Stage Directors and Choreographers Foundation (SDCF) opens the nomination process for The Zelda Fichandler Award on May 14, 2014. This award presents an unrestricted grant of $5000 to an outstanding director or choreographer making an exceptional contribution to the national arts landscape through theatre work in a region. In 2014, the award will honor achievement in the Eastern region, comprised of Connecticut, Delaware, Florida, Georgia, Maine, Maryland, Massachusetts, New Hampshire, New Jersey, New York, North Carolina, Pennsylvania, Rhode Island, South Carolina, Vermont, Virginia, Washington D.C., West Virginia.

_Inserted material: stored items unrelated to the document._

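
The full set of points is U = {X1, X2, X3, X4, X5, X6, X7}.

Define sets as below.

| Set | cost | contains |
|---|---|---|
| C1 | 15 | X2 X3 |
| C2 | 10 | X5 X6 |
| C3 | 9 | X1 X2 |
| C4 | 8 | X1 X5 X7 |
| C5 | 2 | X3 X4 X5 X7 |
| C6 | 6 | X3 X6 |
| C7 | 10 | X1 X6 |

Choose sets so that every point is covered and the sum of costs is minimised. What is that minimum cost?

C3, C5, C6 together cover every point (C3 ∪ C5 ∪ C6 = {X1, X2, X3, X4, X5, X6, X7}); total cost 9 + 2 + 6 = 17.
No covering selection has total cost below 17.

17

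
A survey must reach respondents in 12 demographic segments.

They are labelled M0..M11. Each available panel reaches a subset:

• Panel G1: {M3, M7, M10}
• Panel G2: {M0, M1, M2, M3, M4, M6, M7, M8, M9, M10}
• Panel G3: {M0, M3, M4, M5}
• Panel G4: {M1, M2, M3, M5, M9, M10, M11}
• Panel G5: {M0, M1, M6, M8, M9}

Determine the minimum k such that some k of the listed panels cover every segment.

2

G2 and G4 together: G2 ∪ G4 = {M0, M1, M2, M3, M4, M5, M6, M7, M8, M9, M10, M11} — every segment is covered.
No single panel has all 12 segments (the largest, G2, has 10), so 2 is optimal.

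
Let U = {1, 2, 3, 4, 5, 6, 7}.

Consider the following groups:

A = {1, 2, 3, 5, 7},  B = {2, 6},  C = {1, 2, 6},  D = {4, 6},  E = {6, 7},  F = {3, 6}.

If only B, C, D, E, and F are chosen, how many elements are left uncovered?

1

Union of B, C, D, E, F = {1, 2, 3, 4, 6, 7}.
Not covered: 5 — 1 element.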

With this award, SDCF recognizes the profound impact and honors the legacy of the founders of regional theatre and celebrates the creativity and artistry of theatre around the country. Named after Zelda Fichandler, a founder of the American regional theatre movement, the award celebrates significant achievement in the field, singular creativity and artistry, and a deep investment in a particular region. This award is not for lifetime achievement; the intent is to honor an artist for both accomplishment to date and promise for the future.
Director Susan H. Schulman, President of the SDC Foundation, says, "At its best, theatre brings a community together, it creates public discourse, it builds literacy and empathy - in short, theatre improves the quality of life in a region. Through SDCF's Zelda Fichandler Award, we strive to discover and recognize those whose work is enriching the community and profoundly affecting the arts landscape, just as Zelda Fichandler and the founders of the regional theatre movement did when they transformed our nation's access to the arts."
The Fichandler Award is given regionally in the Western, Central, and Eastern United States on a rotating basis. Past awardees, in order of award, are Jonathan Moscone (Orinda, California), Michael Halberstam (Glencoe, Illinois), Blanka Zizka (Philadelphia, Pennsylvania), Bill Rauch (Ashland, Oregon), and Charles Newell (Chicago, Illinois). Since 2011, finalists have been selected in each region as well.
Nominations will be accepted from all sources through June 30, 2014. Nominators need not be SDC Members. Late nominations and self-nominations will not be accepted. A short nomination form is available atwww.SDCFoundation.org (see Fichandler Award under Recognition and Advocacy). In September, a selection committee of professional directors and choreographers will select The Zelda Fichandler Award Recipient from nominated artists. The Award will be presented in November 2014.
Please direct any questions to Ellen Rusconi at SDCFPrograms@SDCweb.org.
Zelda Fichandler dedicated her early career to the establishment of America's regional theatre movement. In 1950 she founded Washington D.C.'s Arena Stage and in 1968 she produced The Great White Hope, which became the first production to transfer from a regional theatre to Broadway, winning the Tony and the Pulitzer Prize, and launching the careers of James Earl Jones and Jane Alexander. Her production of Inherit the Wind toured Soviet St. Petersburg and Moscow and Arena Stage was the first American theatre company sponsored by the State Department to do so. Like many other regional theatres afterward, Arena Stage cultivated an evolving but resident company over the decades that included some of America's best actors: Robert Prosky, Frances Sternhagen, George Grizzard, Philip Bosco, Ned Beatty, Roy Scheider, Robert Foxworth, Jane Alexander, James Earl Jones, Melinda Dillon, Dianne Wiest, Max Wright, Marilyn Caskey, Harriet Harris, and Tom Hewitt. In 1975 it was the first regional theatre to be recognized by the American Theatre Wing and the Broadway League with the Regional Theatre Tony Award for outstanding achievement. When Ms. Fichandler retired as producing artistic director of Arena Stage in 1990, she had achieved the longest tenure of any non-commercial producer in the annals of the American theater. Ms. Fichandler is Chair Emeritus of New York University's acclaimed graduate acting program where she personally taught, guided, and inspired more than 500 acting students, including Marcia Gay Harden, Rainn Wilson, Billy Crudup, Debra Messing, Peter Krause, and Michael C. Hall. She has received the George Abbott Award, The Acting Company's John Houseman Award, the Margo Jones Award, and the National Medal of Arts, and in 1999 she became the first artistic leader outside of New York to be inducted into the Theatre Hall of Fame.
Founded in 1965, Stage Directors and Choreographers Foundation exists to foster, promote and develop the creativity and craft of stage directors and choreographers. SDCF's goals are to provide opportunities to practice the crafts of directing and choreography; to gather and disseminate craft and career information; to promote the profession to emerging talent; to provide opportunities for exchange of knowledge among directors and choreographers; and to increase the awareness of the value of directors' and choreographers' work.